Since the race feature seems to be the most problematic one, we first try to solve this issue by keeping only the matched people with a matching race. Since the matching based on the propensity score and done using a linear sum assignement is optimal, removing matched people seems to be a better solution that trying to redo the match while changing the distance function by giving a high weight to the race feature.

In [None]:
matchRace = match.loc[match['race'] == match['race_notreat']]
print("There are " , len(matchRace), " out of ", len(match), " that are matched with someone of the same race")

We check the effect of this operation on the other variables:

In [None]:
fig, ((ax1, ax2), (ax3, ax4),(ax5, ax6),(ax7, ax8)) = plt.subplots(nrows=4, ncols=2, sharey=False, figsize=(15,20))
valCountBar(matchRace['married_notreat'], "Married counts for people that didn't follow the program", "Married (1) or not (0)", "count", ax1, 'b')
valCountBar(matchRace['married'], "Married counts for people that followed the program", "Married (1) or not (0)", "count", ax2, 'r')
valCountBar(matchRace['nodegree_notreat'], "Counts for people with/without a degree that didn't follow the program", "No degree (1) or degree (0)", "count", ax3, 'b')
valCountBar(matchRace['nodegree'], "Counts for people with/without a degree that followed the program", "No degree (1) or degree (0)", "count", ax4, 'r')
densplot([matchRace["re74_notreat"],matchRace["re74"]],"treat", "Comparison with boxplots for real earnings in 1974", ax5)
densplot([matchRace["re75_notreat"],matchRace["re75"]],"treat", "Comparison with boxplots for real earnings in 1975", ax6)
densplot([matchRace["educ_notreat"],matchRace["educ"]],"treat", "Comparison with boxplots for education duration", ax7)
densplot([matchRace["age_notreat"], matchRace["age"]],"treat", "Comparison with boxplots for age", ax8)
fig.tight_layout()
plt.show()

We still observe that the age distribution is not perfectly balanced.

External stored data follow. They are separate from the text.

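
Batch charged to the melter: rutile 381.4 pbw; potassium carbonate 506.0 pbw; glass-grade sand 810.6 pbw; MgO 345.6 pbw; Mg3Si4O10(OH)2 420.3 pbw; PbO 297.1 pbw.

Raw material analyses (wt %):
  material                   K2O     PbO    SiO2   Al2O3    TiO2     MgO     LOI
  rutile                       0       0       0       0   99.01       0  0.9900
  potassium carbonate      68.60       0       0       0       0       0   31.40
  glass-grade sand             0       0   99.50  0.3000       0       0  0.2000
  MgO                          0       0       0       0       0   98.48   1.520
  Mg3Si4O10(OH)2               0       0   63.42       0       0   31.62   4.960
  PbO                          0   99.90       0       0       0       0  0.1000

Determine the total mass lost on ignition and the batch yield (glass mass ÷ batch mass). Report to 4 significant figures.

LOI loss = 190.7 pbw; glass = 2570 pbw; yield = 93.09%

All internal work runs at full float precision at each step. Intermediates are displayed rounded to four significant figures alongside each step — each reported result is rounded just once. The derived quantities (the totals, glass mass, ignition loss, yield, six oxide percentages) are computed at exact precision from the weighed amounts at 2570 pbw of glass as given in the problem or the answer.
Material-by-material LOI:
  rutile: 381.4 × 0.009900 = 3.776 pbw
  potassium carbonate: 506.0 × 0.3140 = 158.9 pbw
  glass-grade sand: 810.6 × 0.002000 = 1.621 pbw
  MgO: 345.6 × 0.01520 = 5.253 pbw
  Mg3Si4O10(OH)2: 420.3 × 0.04960 = 20.85 pbw
  PbO: 297.1 × 0.001000 = 0.2971 pbw
Total LOI = 190.7 pbw
Glass = batch − LOI = 2761 − 190.7 = 2570 pbw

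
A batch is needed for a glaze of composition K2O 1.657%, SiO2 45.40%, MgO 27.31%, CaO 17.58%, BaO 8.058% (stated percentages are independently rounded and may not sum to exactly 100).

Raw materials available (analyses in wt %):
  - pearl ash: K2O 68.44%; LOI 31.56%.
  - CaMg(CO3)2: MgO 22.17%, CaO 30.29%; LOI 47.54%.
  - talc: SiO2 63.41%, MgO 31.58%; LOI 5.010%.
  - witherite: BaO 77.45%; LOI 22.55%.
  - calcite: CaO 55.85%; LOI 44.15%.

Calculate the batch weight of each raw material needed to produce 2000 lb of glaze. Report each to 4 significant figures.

Values along the way are printed (rounded to four significant digits) between the steps; full precision is carried end to end. A single rounding finalizes each reported value — derived quantities are computed from the weighed amounts for 2000 lb of glass in exact precision (net glass mass, the five compositions, totals, yield, ignition loss) exactly as printed in the question or the answer.
Oxide-by-oxide targets in 2000 lb glaze:
  K2O: 1.657% × 2000 = 33.14 lb
  SiO2: 45.40% × 2000 = 908.0 lb
  MgO: 27.31% × 2000 = 546.2 lb
  CaO: 17.58% × 2000 = 351.6 lb
  BaO: 8.058% × 2000 = 161.2 lb
A balance pass over the oxides, from the weights as reported, relative to the basis at hand (delivered sums recover each target net of answer rounding effects):
  K2O: 48.42·0.6844 = 33.14 lb (target 33.14 lb)
  SiO2: 1432·0.6341 = 908.0 lb (target 908.0 lb)
  MgO: 424.0·0.2217 + 1432·0.3158 = 546.2 lb (target 546.2 lb)
  CaO: 424.0·0.3029 + 399.6·0.5585 = 351.6 lb (target 351.6 lb)
  BaO: 208.1·0.7745 = 161.2 lb (target 161.2 lb)
Auditing the glass mass value: Σ batch − LOI loss = 2000 lb (per-oxide target masses sum to 2000 lb; basis as stated: 2000 lb — any gap is answer rounding).
Summing the batch: Σ batch = 2512 lb; Σ batch·LOI gives LOI loss = 511.9 lb; the yield ratio, glass ÷ batch: 79.62%.

Batch per 2000 lb glaze:
  pearl ash: 48.42 lb
  CaMg(CO3)2: 424.0 lb
  talc: 1432 lb
  witherite: 208.1 lb
  calcite: 399.6 lb
Total batch = 2512 lb; LOI loss = 511.9 lb; yield = 79.62%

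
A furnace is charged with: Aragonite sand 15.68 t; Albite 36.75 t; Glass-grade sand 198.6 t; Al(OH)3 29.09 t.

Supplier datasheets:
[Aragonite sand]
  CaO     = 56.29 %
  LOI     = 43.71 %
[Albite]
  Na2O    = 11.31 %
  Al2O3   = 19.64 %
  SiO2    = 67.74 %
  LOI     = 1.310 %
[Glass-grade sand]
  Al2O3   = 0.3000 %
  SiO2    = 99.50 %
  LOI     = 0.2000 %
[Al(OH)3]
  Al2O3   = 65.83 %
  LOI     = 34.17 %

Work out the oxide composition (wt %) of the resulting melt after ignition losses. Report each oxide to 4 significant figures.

Mid-chain values are shown rounded to four significant figures when written out; every computation holds exact precision at every stage; every reported figure takes a single rounding — derived quantities are recomputed from the weighed amounts at 262.4 t of glass at full float precision (the four compositions, yield, glass mass, the totals, ignition loss) as quoted within the problem or the answer.
What the batch supplies per oxide:
  CaO: 15.68·0.5629 = 8.826 t
  Na2O: 36.75·0.1131 = 4.156 t
  Al2O3: 36.75·0.1964 + 198.6·0.003000 + 29.09·0.6583 = 26.96 t
  SiO2: 36.75·0.6774 + 198.6·0.9950 = 222.5 t
LOI: 15.68·0.4371 + 36.75·0.01310 + 198.6·0.002000 + 29.09·0.3417 = 17.67 t
batch − LOI leaves glass = 280.1 − 17.67 = 262.4 t (= Σ oxide masses)
each wt % is 100 × oxide ÷ glass

Glass mass = 262.4 t (batch 280.1 − LOI 17.67).
Composition: CaO 3.363%, Na2O 1.584%, Al2O3 10.27%, SiO2 84.78%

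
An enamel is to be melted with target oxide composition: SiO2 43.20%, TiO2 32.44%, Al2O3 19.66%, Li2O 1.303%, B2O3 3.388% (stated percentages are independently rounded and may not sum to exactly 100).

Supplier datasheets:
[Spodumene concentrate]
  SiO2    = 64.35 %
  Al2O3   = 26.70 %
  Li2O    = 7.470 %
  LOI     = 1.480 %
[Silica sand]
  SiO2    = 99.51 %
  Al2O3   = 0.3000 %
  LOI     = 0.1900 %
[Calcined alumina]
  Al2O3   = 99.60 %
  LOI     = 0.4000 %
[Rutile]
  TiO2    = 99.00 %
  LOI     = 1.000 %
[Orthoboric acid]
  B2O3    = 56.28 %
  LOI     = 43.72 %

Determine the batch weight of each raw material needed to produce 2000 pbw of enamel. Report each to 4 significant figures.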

But, in the next cell we observe that 53 out of 86 matched people have an age difference smaller than 10 years. We will discuss this more in the next section.

In [None]:
ageStd1 = int(pd.DataFrame.std(matchRace['age']))
ageStd2 = int(pd.DataFrame.std(matchRace['age_notreat']))
ageStdMax = max(ageStd1, ageStd2)
print("The standard deviation of ages are ", ageStd1, " and ", ageStd2)
matchAge = matchRace.loc[abs(matchRace['age'] - matchRace['age_notreat']) < ageStdMax]
print("There are " , len(matchAge), " out of ", len(matchRace), " that are matched with someone that have similar age ")

### 6. A less naive analysis

In [None]:
fig, (ax1, ax2) = plt.subplots(nrows=1, ncols=2, sharey=False, figsize=(10,5))
densplot([matchRace['re78_notreat'],matchRace['re78']],"treat", "Treat comparison boxplots matched on Race", ax1)
boplot([matchRace['re78_notreat'],matchRace['re78']],"Treat comparison boxplots matched on Race", "treat", False, ax2)
plt.show()
meanNoTreat = matchRace['re78_notreat'].mean()
meanTreat = matchRace['re78'].mean()
print("Now the average salary for people that didn't follow the program is ", meanNoTreat, " and is ", meanTreat, " for those who followed the program")
diff = (meanTreat-meanNoTreat)*100/meanTreat
print("People that followed the proram have salaries ", diff, " higher." )

We can further check if matching on age change this result:

In [None]:
fig, (ax1, ax2) = plt.subplots(nrows=1, ncols=2, sharey=False, figsize=(10,5))
densplot([matchAge['re78_notreat'],matchAge['re78']],"treat", "Treat comparison boxplots matched on Race", ax1)
boplot([matchAge['re78_notreat'],matchAge['re78']],"Treat comparison boxplots matched on Race", "treat", False, ax2)
plt.show()
meanNoTreat = matchAge['re78_notreat'].mean()
meanTreat = matchAge['re78'].mean()
print("Now the average salary for people that didn't follow the program is ", meanNoTreat, " and is ", meanTreat, " for those who followed the program")
diff = (meanTreat-meanNoTreat)*100/meanTreat
print("People that followed the proram have salaries ", diff, " higher." )

We observe that in this case, the average salary decreases in both datasets but the difference between the two remains almost the same.

## Final Conclusion

From our analysis, we can conclude that the program has a little but positive effect on the salaries of the participants.